“Sampai berapa lama kita harus seperti ini?” bisik pelan Shino. Wanita itu sudah tidak tahan dengan posisi ini yang terlihat ambigu.
“Diamlah, jaga mulutmu untuk tidak bergerak. Berbicaralah dalam hati saja.” Mata Adam terus mengintip babi hutan itu dibalik pohon.
Shino perlahan melirik ke arah mata biru Adam, jantungnya berdegup lebih kencang dari biasanya. Entah, mulai kapan ia merasa seperti ini. Sepertinya ia harus segera berobat.
“Apa warna matamu itu asli?” Shino kembali membuka mulutnya.
Kini, pria itu menjauh dari tubuh Shino. Babi hutan itu sudah pergi menjauh dari mereka, ini saatnya melanjutkan perjalanan mereka.
“Ada apa denganmu?” Adam tidak menghiraukan perkataan Shino, ia mulai mengambil langkah terlebih dulu dari Shino.
“Sepertinya memang asli,” batin Shino.
Sinar matahari mulai sedikit terlihat, mereka akhirnya menemukan jalan keluar dari hutan pinus yang sangat gelap dan suram itu, jauh dari sinar matahari. Tetapi, itu juga sedikit membuat Shino mulai kewalahan, karena ia harus cepat-cepat menghindar dari matahari.
Shino mulai menghela napas, ia sudah lelah setelah berjalan melewati hutan seluas itu.
“Kau ingin istirahat?” Adam menawarkan Shino untuk istirahat sebentar, ia membawa sedikit buah-buahan dari rumahnya.
Pria itu memang sengaja membawa makanan cadangan karena takut kelaparan di perjalanan.
“Kita tidak punya waktu, ayo cepatlah daripada aku meleleh di sini.” ujar Shino pada pria itu.
“Tapi kau terlihat kelelahan, kita mencari tempat untuk berteduh saja.” Adam kembali menawarkan Shino untuk istirahat. Tetapi, Shino kembali menolaknya dengan alasan takut terlambat.
“Bagaimana bisa wanita kurus kering ini bisa sampai di rumahku? Nyalinya patut kuakui,” batin Adam. Ia tidak habis pikir dengan semangat wanita di sampingnya ini.
Wanita dengan tubuh kurus kering tapi memiliki mulut yang cukup lihai dalam berbicara, penampilan yang mirip teroris, dan tingkah laku seperti tuan putri ini akan menjadi bosnya.
Dan Adam harus melayaninya selama satu tahun, ia harus tahan dengan segala perilakunya. Membayangkannya saja sudah membuat Adam ingin kabur.
Tapi apa boleh buat, Ada perasaan sedikit iba yang menyelimuti hatinya. Shino mengingatkan ia dengan adiknya dahulu.

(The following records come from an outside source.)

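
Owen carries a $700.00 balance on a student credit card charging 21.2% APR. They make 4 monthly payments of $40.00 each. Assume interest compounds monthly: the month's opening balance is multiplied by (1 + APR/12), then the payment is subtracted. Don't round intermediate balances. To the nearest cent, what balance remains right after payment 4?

Monthly rate r = 21.2%/12 = 1.76667% = 0.0176667.
Each month: B ← B·(1+r) − $40.00.
Month 1: interest $12.37; balance after payment $672.37.
Month 2: interest $11.88; balance after payment $644.25.
Month 3: interest $11.38; balance after payment $615.63.
Month 4: interest $10.88; balance after payment $586.50.

$586.50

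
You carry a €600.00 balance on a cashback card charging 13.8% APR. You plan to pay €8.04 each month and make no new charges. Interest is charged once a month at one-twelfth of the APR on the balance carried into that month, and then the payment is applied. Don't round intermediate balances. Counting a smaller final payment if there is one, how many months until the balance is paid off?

171 payments

Monthly rate r = 13.8%/12 = 1.15% = 0.0115.
Recurrence: B ← B·(1+r) − €8.04.
Month 1: interest €6.90; balance after payment €598.86.
Month 2: interest €6.89; balance after payment €597.71.
Closed form: n = −ln(1 − rB₀/P)/ln(1+r) = −ln(0.14179)/ln(1.0115) ≈ 170.836, so the balance reaches zero during payment 171.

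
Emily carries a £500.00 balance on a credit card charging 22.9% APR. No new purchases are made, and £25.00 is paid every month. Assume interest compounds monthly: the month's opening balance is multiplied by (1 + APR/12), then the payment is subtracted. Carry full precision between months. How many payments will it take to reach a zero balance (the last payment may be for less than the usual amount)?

Monthly rate r = 22.9%/12 = 1.90833% = 0.0190833.
Recurrence: B ← B·(1+r) − £25.00.
Month 1: interest £9.54; balance after payment £484.54.
Month 2: interest £9.25; balance after payment £468.79.
Closed form: n = −ln(1 − rB₀/P)/ln(1+r) = −ln(0.61833)/ln(1.01908) ≈ 25.431, so the balance reaches zero during payment 26.

26 months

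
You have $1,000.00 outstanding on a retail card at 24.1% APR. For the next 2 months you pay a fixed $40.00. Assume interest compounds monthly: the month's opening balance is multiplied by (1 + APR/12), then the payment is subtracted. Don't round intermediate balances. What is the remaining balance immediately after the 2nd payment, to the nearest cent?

$959.77

Monthly rate r = 24.1%/12 = 2.00833% = 0.0200833.
Each month: B ← B·(1+r) − $40.00.
Month 1: interest $20.08; balance after payment $980.08.
Month 2: interest $19.68; balance after payment $959.77.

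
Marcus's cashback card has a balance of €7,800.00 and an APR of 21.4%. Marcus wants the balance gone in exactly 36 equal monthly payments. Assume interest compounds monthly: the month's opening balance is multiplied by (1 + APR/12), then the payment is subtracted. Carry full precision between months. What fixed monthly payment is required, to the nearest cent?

Monthly rate r = 21.4%/12 = 1.78333% = 0.0178333.
Level-payment amortization: P = B₀·r / (1 − (1+r)^(−n)) = 7800.00·0.0178333 / (1 − 1.01783^(−36)).
Denominator 1 − (1+r)^(−36) = 0.470775558.
P = 139.1 / 0.470775558 ≈ 295.47.

€295.47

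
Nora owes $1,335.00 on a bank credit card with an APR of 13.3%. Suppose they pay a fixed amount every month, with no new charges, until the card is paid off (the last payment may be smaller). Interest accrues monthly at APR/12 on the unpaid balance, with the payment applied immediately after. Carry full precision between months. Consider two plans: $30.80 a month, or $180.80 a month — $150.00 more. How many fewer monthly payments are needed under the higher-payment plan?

Monthly rate r = 13.3%/12 = 1.10833% = 0.0110833.
At $30.80/mo: n = ⌈−ln(1 − rB₀/P)/ln(1+r)⌉ = 60 payments (last $12.26); total interest = total paid − $1,335.00 = $494.46.
At $180.80/mo: 8 payments (last $135.10); total interest $65.70.
Payments saved = 60 − 8 = 52.

52 fewer payments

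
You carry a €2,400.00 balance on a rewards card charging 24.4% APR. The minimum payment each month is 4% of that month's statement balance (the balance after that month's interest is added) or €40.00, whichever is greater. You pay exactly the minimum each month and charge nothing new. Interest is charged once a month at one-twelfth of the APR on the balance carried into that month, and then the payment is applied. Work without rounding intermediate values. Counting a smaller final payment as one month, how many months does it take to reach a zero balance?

Monthly rate r = 24.4%/12 = 2.03333% = 0.0203333.
While 4% of the post-interest balance exceeds €40.00, each month B ← (B·(1+r))·(1 − 0.04), i.e. B shrinks by the factor (1+r)·0.96 = 0.97952.
This holds for months 1–44. Entering month 45 the balance is €965.60; 4% of the post-interest balance is now below €40.00, so the flat €40.00 minimum applies from here.
From month 45 a fixed €40.00 at rate r clears €965.60 in 34 more payments. Total: 44 + 34 = 78 months.

78 months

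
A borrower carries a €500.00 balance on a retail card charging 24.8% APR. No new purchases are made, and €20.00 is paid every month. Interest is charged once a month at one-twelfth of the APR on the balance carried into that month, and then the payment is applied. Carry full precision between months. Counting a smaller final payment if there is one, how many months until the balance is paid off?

Monthly rate r = 24.8%/12 = 2.06667% = 0.0206667.
Recurrence: B ← B·(1+r) − €20.00.
Month 1: interest €10.33; balance after payment €490.33.
Month 2: interest €10.13; balance after payment €480.47.
Closed form: n = −ln(1 − rB₀/P)/ln(1+r) = −ln(0.48333)/ln(1.02067) ≈ 35.542, so the balance reaches zero during payment 36.

36 months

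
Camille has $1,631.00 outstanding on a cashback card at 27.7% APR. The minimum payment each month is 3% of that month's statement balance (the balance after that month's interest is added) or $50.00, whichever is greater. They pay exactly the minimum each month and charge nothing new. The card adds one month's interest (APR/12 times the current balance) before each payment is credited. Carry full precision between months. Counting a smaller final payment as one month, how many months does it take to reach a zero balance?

Monthly rate r = 27.7%/12 = 2.30833% = 0.0230833.
While 3% of the post-interest balance exceeds $50.00, each month B ← (B·(1+r))·(1 − 0.03), i.e. B shrinks by the factor (1+r)·0.97 = 0.99239.
This holds for months 1–1. Entering month 2 the balance is $1,618.59; 3% of the post-interest balance is now below $50.00, so the flat $50.00 minimum applies from here.
From month 2 a fixed $50.00 at rate r clears $1,618.59 in 61 more payments. Total: 1 + 61 = 62 months.

62 months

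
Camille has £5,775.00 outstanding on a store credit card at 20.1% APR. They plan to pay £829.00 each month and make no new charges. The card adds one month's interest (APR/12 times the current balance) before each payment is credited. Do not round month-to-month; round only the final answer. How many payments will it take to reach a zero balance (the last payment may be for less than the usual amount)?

8 payments

Monthly rate r = 20.1%/12 = 1.675% = 0.01675.
Recurrence: B ← B·(1+r) − £829.00.
Month 1: interest £96.73; balance after payment £5,042.73.
Month 2: interest £84.47; balance after payment £4,298.20.
Closed form: n = −ln(1 − rB₀/P)/ln(1+r) = −ln(0.88332)/ln(1.01675) ≈ 7.469, so the balance reaches zero during payment 8.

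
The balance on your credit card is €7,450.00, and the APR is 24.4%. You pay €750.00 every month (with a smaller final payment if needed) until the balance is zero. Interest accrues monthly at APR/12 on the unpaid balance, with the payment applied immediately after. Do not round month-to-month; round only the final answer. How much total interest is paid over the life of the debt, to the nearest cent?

Monthly rate r = 24.4%/12 = 2.03333% = 0.0203333.
Payoff takes n = ⌈−ln(1 − rB₀/P)/ln(1+r)⌉ = ⌈11.208⌉ = 12 payments; the last is €157.58.
Total paid = 11·€750.00 + €157.58 = €8,407.58.
Total interest = total paid − principal = €8,407.58 − €7,450.00 = €957.58.

€957.58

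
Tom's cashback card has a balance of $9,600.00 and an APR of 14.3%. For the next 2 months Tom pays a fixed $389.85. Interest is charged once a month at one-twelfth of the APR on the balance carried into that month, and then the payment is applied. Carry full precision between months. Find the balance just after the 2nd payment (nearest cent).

Monthly rate r = 14.3%/12 = 1.19167% = 0.0119167.
Each month: B ← B·(1+r) − $389.85.
Month 1: interest $114.40; balance after payment $9,324.55.
Month 2: interest $111.12; balance after payment $9,045.82.

$9,045.82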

“Sebentar lagi, kita naik kapal feri dan kembali ke Hong Kong terlebih dulu.” Shino mulai membuka percakapan di antara mereka berdua.
“Apa yang akan kita lakukan di Hong Kong?” tanya Adam.

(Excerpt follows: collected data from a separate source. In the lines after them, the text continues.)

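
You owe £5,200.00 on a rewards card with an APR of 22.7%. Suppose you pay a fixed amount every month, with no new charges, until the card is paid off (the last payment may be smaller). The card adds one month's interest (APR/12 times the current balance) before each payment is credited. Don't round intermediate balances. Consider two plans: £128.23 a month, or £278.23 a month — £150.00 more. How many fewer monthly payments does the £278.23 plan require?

Monthly rate r = 22.7%/12 = 1.89167% = 0.0189167.
At £128.23/mo: n = ⌈−ln(1 − rB₀/P)/ln(1+r)⌉ = 78 payments (last £97.50); total interest = total paid − £5,200.00 = £4,771.21.
At £278.23/mo: 24 payments (last £78.20); total interest £1,277.49.
Payments saved = 78 − 24 = 54.

54 fewer payments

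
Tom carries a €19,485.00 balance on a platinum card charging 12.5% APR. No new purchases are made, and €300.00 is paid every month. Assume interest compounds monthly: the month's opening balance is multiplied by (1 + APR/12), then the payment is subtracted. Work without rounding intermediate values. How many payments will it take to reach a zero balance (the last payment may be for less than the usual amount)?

109 payments

Monthly rate r = 12.5%/12 = 1.04167% = 0.0104167.
Recurrence: B ← B·(1+r) − €300.00.
Month 1: interest €202.97; balance after payment €19,387.97.
Month 2: interest €201.96; balance after payment €19,289.93.
Closed form: n = −ln(1 − rB₀/P)/ln(1+r) = −ln(0.32344)/ln(1.01042) ≈ 108.923, so the balance reaches zero during payment 109.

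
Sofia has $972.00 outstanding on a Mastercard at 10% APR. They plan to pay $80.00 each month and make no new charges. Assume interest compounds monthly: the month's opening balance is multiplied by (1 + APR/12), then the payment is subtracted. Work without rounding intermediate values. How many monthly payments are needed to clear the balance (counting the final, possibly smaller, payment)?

Monthly rate r = 10%/12 = 0.833333% = 0.00833333.
Recurrence: B ← B·(1+r) − $80.00.
Month 1: interest $8.10; balance after payment $900.10.
Month 2: interest $7.50; balance after payment $827.60.
Closed form: n = −ln(1 − rB₀/P)/ln(1+r) = −ln(0.89875)/ln(1.00833) ≈ 12.863, so the balance reaches zero during payment 13.

13 months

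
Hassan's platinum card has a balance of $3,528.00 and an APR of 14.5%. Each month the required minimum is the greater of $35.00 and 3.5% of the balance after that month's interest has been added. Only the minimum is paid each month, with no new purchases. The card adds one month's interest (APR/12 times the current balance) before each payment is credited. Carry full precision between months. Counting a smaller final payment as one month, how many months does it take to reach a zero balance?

89 months

Monthly rate r = 14.5%/12 = 1.20833% = 0.0120833.
While 3.5% of the post-interest balance exceeds $35.00, each month B ← (B·(1+r))·(1 − 0.035), i.e. B shrinks by the factor (1+r)·0.965 = 0.97666.
This holds for months 1–54. Entering month 55 the balance is $985.56; 3.5% of the post-interest balance is now below $35.00, so the flat $35.00 minimum applies from here.
From month 55 a fixed $35.00 at rate r clears $985.56 in 35 more payments. Total: 54 + 35 = 89 months.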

“Kau tidak perlu tahu, itu urusanku. Pertama-tama yang kau lakukan nanti di Hong Kong adalah mandi.” Shino mulai mengipas wajahnya dengan kardus yang ia bawa dari rumah Adam.
Adam sedikit tersinggung dengan perkataan yang dilontarkan wanita itu, ia mengedarkan pandangannya ke samping.
“Aku tidak menyukainya.” gumamnya pelan.
“Saat pertama kali bertemu denganmu, aku berusaha menahan tanganku agar tidak menutup hidungku. Kau sendiri mana tahu, bau tubuhmu yang sudah seperti bau babi hutan.” Shino mulai tidak bisa mengontrol ucapan yang keluar dari mulutnya.
Ah, mulai lagi pertengkaran rounde kedua.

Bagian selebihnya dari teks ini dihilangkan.